Vault is very well thought out; it hits that rare combination of being simple to use and understand, without limiting its power or use cases. In my experience, it doesn’t take long to go through the docs/tutorials, and quickly start feeling like a Vault power user.

Caveats

While all the above is great — as is typically the case with software — certain tradeoffs were made in Vault’s design, and there are some limitations. While there are many benefits to being able to run Vault as a service, this does lead to increased infrastructure costs, and the associated pains of managing that infrastructure. Additionally, not all of Vault’s benefits are available for all use cases. For example, dynamically generated secrets can only integrate with a limited number of other services. Also, Keywhiz by Square is another big player in this area that is worthy of attention. The biggest fundamental difference between Vault and Keywhiz, is that while Vault exposes secrets over an API, Keywhiz uses a FUSE filesystem. Vault wrote a nice and fairly objective writeup on the comparison. Lastly, if you are working with Chef or a related tool, it’s probably easier initially to use their integrated solution than it is to wire it up to Vault.

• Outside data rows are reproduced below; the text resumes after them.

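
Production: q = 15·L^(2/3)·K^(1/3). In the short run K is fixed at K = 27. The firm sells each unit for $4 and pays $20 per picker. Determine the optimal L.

L* = 216

With K = 27, MP_L = (2/3)·15·L^(-1/3)·27^(1/3) = 30·L^(-1/3).
Profit maximization for a price taker requires P·MP_L = w: 4·30·L^(-1/3) = 20.
So L^(-1/3) = 1/6, which gives L = 216.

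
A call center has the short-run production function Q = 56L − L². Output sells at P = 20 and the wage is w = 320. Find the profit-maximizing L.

The marginal product of L is MP_L = 56 − 2L.
A price-taking firm hires until the value of the marginal product equals the wage: P·MP_L = w, so 20·(56 − 2L) = 320.
Then 56 − 2L = 16, giving L = 20.

L* = 20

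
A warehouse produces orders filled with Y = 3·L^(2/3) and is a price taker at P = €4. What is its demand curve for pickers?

MP_L = (2/3)·3·L^(-1/3) = 2·L^(-1/3).
Setting P·MP_L = w: 8·L^(-1/3) = w.
Solving for L: L^(-1/3) = w/8, so L = (8/w)^(3).

L(w) = 512/w³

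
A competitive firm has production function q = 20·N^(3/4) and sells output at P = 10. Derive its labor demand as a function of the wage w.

MP_N = (3/4)·20·N^(-1/4) = 15·N^(-1/4).
Setting P·MP_N = w: 150·N^(-1/4) = w.
Solving for N: N^(-1/4) = w/150, so N = (150/w)^(4).

N(w) = (150/w)^(4)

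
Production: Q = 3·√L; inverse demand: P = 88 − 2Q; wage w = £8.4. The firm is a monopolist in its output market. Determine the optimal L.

Marginal revenue from the inverse demand is MR = 88 − 4Q.
The marginal product is MP_L = 1.5·L^(-1/2).
A monopolist hires until marginal revenue product equals the wage: MR·MP_L = w.
At L, Q = 3·√L. Substituting and solving: (88 − 12·√L)·1.5·L^(-1/2) = 8.4 gives L = 25.

L* = 25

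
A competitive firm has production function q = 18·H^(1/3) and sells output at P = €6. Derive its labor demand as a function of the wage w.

MP_H = (1/3)·18·H^(-2/3) = 6·H^(-2/3).
Setting P·MP_H = w: 36·H^(-2/3) = w.
Solving for H: H^(-2/3) = w/36, so H = (36/w)^(3/2).

H(w) = (36/w)^(3/2)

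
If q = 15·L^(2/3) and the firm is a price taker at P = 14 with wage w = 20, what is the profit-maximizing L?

L* = 343

MP_L = (2/3)·15·L^(-1/3) = 10·L^(-1/3).
Profit maximization for a price taker requires P·MP_L = w: 14·10·L^(-1/3) = 20.
So L^(-1/3) = 1/7, which gives L = 343.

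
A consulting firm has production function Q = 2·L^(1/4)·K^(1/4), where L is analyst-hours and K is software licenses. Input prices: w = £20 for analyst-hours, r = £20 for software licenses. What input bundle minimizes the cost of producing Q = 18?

Cost minimization requires the marginal rate of technical substitution to equal the input-price ratio: MP_L/MP_K = w/r.
Here MP_L/MP_K = (1/4)·(K/L)/(1/4) = (K/L). Setting this equal to 20/20 = 1 gives K = L.
Substituting into Q = 18: 2·L^(1/4)·(L)^(1/4) = 18.
Solving, L = 81 and K = 81.

L* = 81, K* = 81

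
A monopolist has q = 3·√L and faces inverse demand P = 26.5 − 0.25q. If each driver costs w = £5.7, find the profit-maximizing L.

L* = 25

Marginal revenue from the inverse demand is MR = 26.5 − 0.5q.
The marginal product is MP_L = 1.5·L^(-1/2).
A monopolist hires until marginal revenue product equals the wage: MR·MP_L = w.
At L, q = 3·√L. Substituting and solving: (26.5 − 1.5·√L)·1.5·L^(-1/2) = 5.7 gives L = 25.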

Revolutionary new technology is often revered with with a combination of awe and trepidation. While it makes sense to be cautious about adding new things to your tech stack, vault has a very compelling use case in an underserved area of computing. Give it a go for your next project; however, there’s a good chance you’ll be tempted to migrate all of your projects over to vault later. For those who are interested, be sure to checkout the official Vault tutorial.